Protests against police brutality in Nigeria that grew into generalized unrest over poor government took on a religious dimension this week with attacks on Christians and church buildings.
Following peaceful protests that began earlier this month against torture and killings by Special Anti-Robbery Squad (SARS) forces, counter-demonstrations against the #EndSARS protestors and shootings by security forces escalated tensions. On Monday and Tuesday (Oct. 19-20) Christian leaders in Plateau, Kano and Kogi states led prayer walks of thousands of Christians in appeals for peace.
As various cultural and political groups expanded the protests to include their own interests, suspected Muslim agitators took advantage of the chaos to attack churches, sources said. In Kogi state on Monday (Oct. 19), following a prayer walk in Anyigba, Christians praying inside the Dunamis Christian Centre were attacked by suspected Muslim antagonists, an area resident said.
“A dozen pastors and more than 400 Christians were praying in the church when they were attacked,” Friday Adah told Morning Star News by text message. “I watched in horror as violence was used against Christians in Anyigba town. A peaceful prayer walk seeking God’s help for our country, Nigeria, for God to restore peace and love, was suddenly met with undue force as Christians were beaten and shot at with guns by Muslim mobs.”
Injured in the assault were bishop David Sanda, pastor Emma Ibrahim, pastor Silas Edogbo and pastor Samson Ejila of Dunamis Church, and the Dunamis church building was damaged, Adah said.
Also on Monday (Oct. 19) near Jos, Plateau state, suspected Muslim agitators opposing church prayer walks damaged the building of the Redeemed Christian Church of God (RCCG) in Bukuru, area resident Esther Saleh told Morning Star News. The building is located along the Jos-Bukuru highway in an area with a large Muslim population.
In Kano state on Monday (Oct. 19), an Evangelical Church Winning All (ECWA) building in the Sabon Gari area of the city of Kano was set ablaze by suspected Muslim assailants, area resident Helen Johnson told Morning Star News by text message.

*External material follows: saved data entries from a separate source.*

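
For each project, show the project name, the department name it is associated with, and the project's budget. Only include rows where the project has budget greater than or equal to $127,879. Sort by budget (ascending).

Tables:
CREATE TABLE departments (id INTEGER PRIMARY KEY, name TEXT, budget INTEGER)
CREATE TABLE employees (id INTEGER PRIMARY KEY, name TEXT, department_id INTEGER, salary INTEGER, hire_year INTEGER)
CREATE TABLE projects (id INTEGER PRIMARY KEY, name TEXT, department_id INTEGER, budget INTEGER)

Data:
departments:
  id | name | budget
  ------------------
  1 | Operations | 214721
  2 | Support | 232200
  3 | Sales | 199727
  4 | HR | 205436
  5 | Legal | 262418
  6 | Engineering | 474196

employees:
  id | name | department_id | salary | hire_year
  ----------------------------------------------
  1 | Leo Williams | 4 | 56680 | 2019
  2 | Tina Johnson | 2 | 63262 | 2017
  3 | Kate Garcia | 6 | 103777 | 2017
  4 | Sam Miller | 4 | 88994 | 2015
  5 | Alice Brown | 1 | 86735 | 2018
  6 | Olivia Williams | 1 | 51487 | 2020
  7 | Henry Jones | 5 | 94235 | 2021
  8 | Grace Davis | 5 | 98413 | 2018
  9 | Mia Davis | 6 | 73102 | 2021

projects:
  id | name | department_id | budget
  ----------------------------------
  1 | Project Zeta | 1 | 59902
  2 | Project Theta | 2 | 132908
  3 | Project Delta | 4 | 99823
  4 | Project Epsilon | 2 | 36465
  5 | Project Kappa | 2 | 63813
SELECT c.name, p.name AS department, c.budget FROM projects c JOIN departments p ON c.department_id = p.id WHERE c.budget >= 127879 ORDER BY c.budget ASC

Execution result:
name | department | budget
Project Theta | Support | 132908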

Amid an unconfirmed report that two Christians were among #EndSARS protestors killed by suspected Muslim counter-demonstrators on Monday in Kano city, Johnson said justice will ultimately prevail.
“If they let them burn down all the churches and kill Christians in Kano state, they cannot stop the prayer walk and the #EndSARS protest, because God is involved,” Johnson said, adding that two other Christians besides the two #EndSARS protestors were killed. “Two Christian girls were also killed in Sabon Gari area of the city. The girls were attacked by the Muslim hoodlums with machetes and daggers.”
Suspected Muslim assailants also damaged the St. Louis Catholic Church building in Kano city on Monday (Oct. 19), Johnson said. Johnson and another area resident, Daniel Musa, said the suspects on Tuesday (Oct. 20) also damaged the building of the St. Thomas Catholic Church building on Airport Road in Kano.
In Jos, Plateau state, suspected Muslim assailants on Tuesday (Oct. 20) stoned the worship auditorium of the ECWA Good News Church, breaking windows, while a church program was underway, a local resident said. They also burned cars and broke into shops in the area.
“ECWA Good News, Ahmadu Bello Way, was attacked this morning,” Edward Ossai told Morning Star News in a text message. “Please pray for members that were affected.”
In Abuja, suspected Muslim opponents of #EndSARS protestors set fire to a Pentecostal church building in the Dutse area of the capital city and killed three Christians, one identified as Tony Onome, area resident Christiana Adamu told Morning Star News by text message.
Onome was reportedly stabbed to death on Saturday (Oct. 17). Morning Star News was unable to independently confirm the motives behind his death and whether other slain Christians were attacked for their faith.
“There were also attacks on Christians around the Apo area of Abuja, where about seven Christians were killed by these Muslims,” Adamu said.
Police in Abuja reportedly confirmed that seven persons were killed in Abuja during attacks related to counter protests.
After leading a prayer walk in Jos on Sunday (Oct. 18), pastor Isa El-Buba of Evangelical Bible Outreach Ministries, Inc. (EBOMI) was summoned for questioning by Nigeria’s Department of State Services (DSS) on Tuesday (Oct. 20). DSS agents have questioned him previously for speaking out against persecution of Christians and Muslim Fulani herdsmen attacks.
Nigeria ranked 12th on Open Doors’ 2020 World Watch List of countries where Christians suffer the most persecution but second in the number of Christians killed for their faith, behind Pakistan.